How it works: Guests can choose their burger type, bun, sauces and extras to create their ideal burger.
Marketing: The pub drives the majority of its marketing and promotion through digital methods using web-based advertising on its site, as well as PPC search marketing. Weekly interest is built by posting on the pub’s Facebook, Twitter and Instagram feeds, encouraging customer engagement by persuading diners to upload pictures of their burger creations. A monthly competition offers the designer of the most creative uploaded burger a free burger meal. Offline marketing methods used include monthly leaflet drops, in-house advertising and occasional advertising within locally circulated press.

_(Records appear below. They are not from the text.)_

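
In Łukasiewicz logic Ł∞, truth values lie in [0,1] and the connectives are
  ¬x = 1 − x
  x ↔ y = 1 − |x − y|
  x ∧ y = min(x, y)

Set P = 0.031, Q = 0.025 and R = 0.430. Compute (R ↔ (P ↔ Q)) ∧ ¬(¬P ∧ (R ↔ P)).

P ↔ Q = 1 − |0.031 − 0.025| = 1 − 0.006 = 0.994
R ↔ (P ↔ Q) = 1 − |0.430 − 0.994| = 1 − 0.564 = 0.436
¬P = 1 − 0.031 = 0.969
R ↔ P = 1 − |0.430 − 0.031| = 1 − 0.399 = 0.601
¬P ∧ (R ↔ P) = min(0.969, 0.601) = 0.601
¬(¬P ∧ (R ↔ P)) = 1 − 0.601 = 0.399
(R ↔ (P ↔ Q)) ∧ ¬(¬P ∧ (R ↔ P)) = min(0.436, 0.399) = 0.399

0.399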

Be prepared: The burgers are made in-house using locally sourced ingredients and the pub’s own secret recipe. A range of six burger types are accompanied by a selection of cheeses, including Tintagel smoked cheese and Cornish Blue, as well as less traditional extras such as black pudding and chilli con carne.
Pay-off: Between 150 and 190 burgers are sold each week; attracts customers from further afield; concept has grown to form a large part of the business’s gastro pub identity.

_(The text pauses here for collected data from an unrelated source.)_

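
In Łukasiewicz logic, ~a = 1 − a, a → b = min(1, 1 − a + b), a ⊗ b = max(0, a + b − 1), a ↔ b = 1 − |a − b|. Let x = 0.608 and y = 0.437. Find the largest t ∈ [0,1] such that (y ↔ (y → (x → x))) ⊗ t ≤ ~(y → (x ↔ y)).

0.563

x → x = min(1, 1 − 0.608 + 0.608) = min(1, 1.000) = 1.000
y → (x → x) = min(1, 1 − 0.437 + 1.000) = min(1, 1.563) = 1.000
y ↔ (y → (x → x)) = 1 − |0.437 − 1.000| = 1 − 0.563 = 0.437
So the left factor is y ↔ (y → (x → x)) = 0.437.
x ↔ y = 1 − |0.608 − 0.437| = 1 − 0.171 = 0.829
y → (x ↔ y) = min(1, 1 − 0.437 + 0.829) = min(1, 1.392) = 1.000
~(y → (x ↔ y)) = 1 − 1.000 = 0.000
So the right-hand bound is ~(y → (x ↔ y)) = 0.000.
The residuum of the Łukasiewicz t-norm gives the supremum: min(1, 1 − 0.437 + 0.000).
1 − 0.437 + 0.000 = 0.563, so t = min(1, 0.563) = 0.563.
Check: 0.437 ⊗ 0.563 = max(0, 0.000) = 0.000 ≤ 0.000.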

Key benefits: Attracts mid-week trade – Tuesdays can sometimes now be the pub’s busiest night of the week; drives awareness of the pub and its restaurant.
Advice: Ryan Sutton, marketing consultant for the freehold pub which is owned by brother and sister team Martine Derry and David Clilverd, says: “Make sure your idea is solid and directly appeals to the diners you are expecting to attract. Keep the idea simple and be sure to get the basic elements right.”
Best outcome: Tuesday night takings are up by around 150%.
Wings sold by the kilo
Where: Plough, Harborne, Birmingham
Website: www.theploughharborne.co.uk
Twitter: @PloughHarborne
The idea: Buffalo wings, sold by the kilo, served every Sunday evening.
How it works: The wings are cooked to order and are served on greaseproof paper, on a metal tray, with a side order of celery and blue cheese dip. Customers looking to enjoy the messy treat are also provided with a finger bowl of hot water and a roll of thick kitchen towel.
Marketing: The concept, which the pub has branded Lickin’ Chicken, was turned around in a week, with posters displayed in-house and social media advertising, on the pub’s Facebook and Twitter pages, generating a big response to the campaign within hours. After a busy lunch and afternoon service, the pub’s tables are rebranded between 5pm and 6pm ready for the Sunday evening chicken promotion.
Be prepared: The wings are sourced by the pub’s butcher, Roger Brown, to a very specific brief.
Pay-off: Appeals to a broad cross-section of customers, but in particular to younger guests; between 30kg and 60kg of wings are sold at the pub every Sunday evening.
Key benefits: Boosts Sunday evening trade; offered the pub a point of difference when first introduced (since then, other venues in Birmingham have also introduced a wings menu.)
Advice: Lee Coliandris, recruitment, events and marketing manager at the pub, says: “Find the best supplier you can and be very specific about the type of wings you want. A lot of places in the past haven’t really nailed it, serving small wings with hardly any meat on them.”
Best outcome: Sunday evening footfall has doubled, with customers prepared to wait up to 45 minutes for a table.